Have any renovations been done on the property?

What you are trying to determine here is the craftsmanship of the work and whether or not it's been certified by the local authority. Sometimes extensions by DIY renovators don't have approvals and therefore the work might be unsafe. Sight approvals for all major work before you buy.


What's included in the sale?

Light fittings, dishwashers and laundry items are generally included. Make sure you have a list of exactly what's include.

As a safety net, photograph the items and get them signed off on.

It's been known that the television on the wall, the 65" Sony LED screen one, gets replaced before settlement with a 32" Aldi brand television. That's where photos come in handy and a descriptive list.


What are the council and waters rates?

Good agents know this and can easily provide this to you in any format. Most will have an information package or brochure at the open home with information on the rates and taxes included.



When buying a property, you need all the information in order to make an informed decision.

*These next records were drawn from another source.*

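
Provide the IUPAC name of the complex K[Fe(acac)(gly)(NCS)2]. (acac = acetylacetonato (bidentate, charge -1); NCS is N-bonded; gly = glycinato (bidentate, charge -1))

potassium (acetylacetonato)(glycinato)diisothiocyanatoferrate(III)

The 1 potassium counter-ion carries a total charge of +1, so each complex ion is 1−.
Ligand charges: 1×acetylacetonato (-1 each), 2×isothiocyanato (-1 each), 1×glycinato (-1 each); total -4. So Fe + (-4) = 1−, giving Fe = +3.
The complex ion is anionic, so iron takes the -ate form ferrate(III).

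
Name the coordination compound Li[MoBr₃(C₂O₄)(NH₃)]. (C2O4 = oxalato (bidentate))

lithium amminetribromooxalatomolybdate(IV)

The 1 lithium counter-ion carries a total charge of +1, so each complex ion is 1−.
Ligand charges: 1×oxalato (-2 each), 1×ammine (neutral), 3×bromo (-1 each); total -5. So Mo + (-5) = 1−, giving Mo = +4.
The complex ion is anionic, so molybdenum takes the -ate form molybdate(IV).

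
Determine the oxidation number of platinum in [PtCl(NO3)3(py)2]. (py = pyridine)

+4

No counter-ion: the bracketed complex is neutral.
Ligand charges: 3×NO3 = -3; 1×Cl = -1; 2×py neutral; sum -4.
Pt + (-4) = 0 ⇒ Pt is +4.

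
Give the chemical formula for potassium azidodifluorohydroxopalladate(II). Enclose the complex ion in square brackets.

Ligands: 1 azido (N3, -1), 1 hydroxo (OH, -1), 2 fluoro (F, -1). Ligand charge sum = -4.
With Pd in oxidation state +2, the complex ion is [Pd...]^2−.
Charge balance with potassium (+1) requires 1 complex ion per 2 potassium.

K2[PdF2(N3)(OH)]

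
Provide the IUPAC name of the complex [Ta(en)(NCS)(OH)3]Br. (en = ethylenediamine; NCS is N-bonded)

The 1 bromide counter-ion carries a total charge of -1, so each complex ion is 1+.
Ligand charges: 1×ethylenediamine (neutral), 3×hydroxo (-1 each), 1×isothiocyanato (-1 each); total -4. So Ta + (-4) = 1+, giving Ta = +5.
Ligands are named alphabetically: ethylenediamine before hydroxo before isothiocyanato.

(ethylenediamine)trihydroxoisothiocyanatotantalum(V) bromide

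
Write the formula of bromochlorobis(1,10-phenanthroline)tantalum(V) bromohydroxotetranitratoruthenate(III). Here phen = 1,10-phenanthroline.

Cation [Ta…]: ligand charges -2, Ta(V) ⇒ ion charge 3+.
Anion [Ru…]: ligand charges -6, Ru(III) ⇒ ion charge 3−.
One 3+ cation balances one 3− anion.

[TaBrCl(phen)2][RuBr(NO3)4(OH)]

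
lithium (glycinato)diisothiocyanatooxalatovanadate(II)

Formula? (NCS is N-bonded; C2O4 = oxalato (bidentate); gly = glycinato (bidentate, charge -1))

Ligands: 2 isothiocyanato (NCS, -1), 1 oxalato (C2O4, -2), 1 glycinato (gly, -1). Ligand charge sum = -5.
With V in oxidation state +2, the complex ion is [V...]^3−.
Charge balance with lithium (+1) requires 1 complex ion per 3 lithium.

Li3[V(C2O4)(gly)(NCS)2]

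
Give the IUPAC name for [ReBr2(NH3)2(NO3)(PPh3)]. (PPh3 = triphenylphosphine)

There is no counter-ion, so the complex is neutral overall.
Ligand charges: 2×ammine (neutral), 1×nitrato (-1 each), 1×triphenylphosphine (neutral), 2×bromo (-1 each); total -3. So Re + (-3) = 0, giving Re = +3.
Ligands are named alphabetically: ammine before bromo before nitrato before triphenylphosphine.

diamminedibromonitrato(triphenylphosphine)rhenium(III)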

While online research is good, the best information comes from asking questions face to face with the seller's representative; the real estate agent.

Face to face questions allow you to feel the information and whether the other party is being truthful.

You can ask a lot of general questions but occasionally you'll need to dig deep. This may make you feel uncomfortable. Some of these questions might be very personal.

But you need to know the answers. You must have all the information before you give your offer on the property. If you buy right, your property will appreciate over time.